Cherchez des exemples littéraires ou autres dans la perspective du sujet. Vous en choisirez un et vous préciserez à quelle fin vous le retenez. Vous en rédigerez l'analyse.

 

Ex : L’exemple que je choisi est celui de Robinson Crusoé, personnage de Vendredi ou les Limbes du Pacifique de M. Tournier. Je le choisi parce qu’il représente parfaitement l’isolement géographique et la survie d’un adulte de la société qui n’a pas choisi de vivre en marge, la fatalité extérieure l’y a contraint (au contraire de l’ermite) jusqu’à ce qu’il fasse son propre choix. 

Dans ce roman on peut suivre l’évolution psychologique du personnage principal : de l’exploitation de ses capacités pour survivre, en passant par la solitude totale et l’envie de suicide, au refus de repartir à la civilisation.

Le personnage principal échoue sur une île déserte après le naufrage du bateau sur lequel il voyageait. Il décide de la nommer Esperanza (Espérance). Il y survit grâce à ses connaissances et aux ressources de l’île. 
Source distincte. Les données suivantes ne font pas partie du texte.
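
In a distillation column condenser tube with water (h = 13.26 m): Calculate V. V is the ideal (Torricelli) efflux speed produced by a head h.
Formula: V = \sqrt{2 g h}
V = √(2·9.81·13.26) = 16.13 m/s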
Il tente de combler le vide de son existence en philosophant ou se remémorant ses souvenirs mais il est en passe de devenir fou.  On voit ici que vivre en marge de la société est difficile : la survie première de Robinson grâce aux ressources de l’île mais particulièrement grâce à l’usage de ses capacités et de ses connaissances. Il n’est pas totalement en dehors de la société, puisqu’il utilise encore les savoirs qui en sont issus. 

De plus, il supporte difficilement la solitude, qui a failli le pousser au suicide. Le rapport avec autrui, qui dégage une certaine tranquillité, stabilité, est ici supprimé. Cette confrontation avec quelqu’un de la même espèce est essentiel pour se définir : ne possédant plus ce repère, Robinson doute de lui-même et de sa tangibilité.

Il sauve alors un nègre, qu’il appellera Vendredi (parce qu’il n’est ni un objet ni un homme).  Cette confrontation avec « autrui « lui permet de retrouver ses repères en tant qu’ « homme « et de se réapproprier son humanité. Il continue sa vie en tant que « gouverneur « de l’île, recréant une part de la société dans laquelle il vivait avant. 

 

Finalement, un bateau accoste sur l’île et propose à Robinson de repartir : celui ci refuse mais Vendredi décide de partir avec eux. Le refus de Robinson peut surprendre, mais au cours des 28 années qu’il a passées sur l’île, sa vision de la société, ses valeurs et le rapport avec autrui ont profondément changé. Les valeurs occidentales avec lesquelles il a été élevé n’ont plus de signification pour lui : il est dénué de l’instinct de propriété, il est indifférent aux projets de conquête et d’aventure du commandant, aux plaisirs. Ce qui le détache définitivement des hommes, c’est lorsqu’il réalise « l’irrémédiable relativité des fins qu’il les voyait tous poursuivre fiévreusement « : cette quête des plaisirs à assouvir est sans fin, et ne l’intéresse plus depuis qu’il en a compris la vacuité.

 

On peut dire que sa survie n’est due qu’à l’exploitation de ses acquis issus de l’éducation pourvoyée par la société et à la rencontre avec un de ses semblables : ces faits lui ont permis d’évoluer et de choisir enfin de vivre en marge de la société lorsqu’il se confrontera à ses congénères.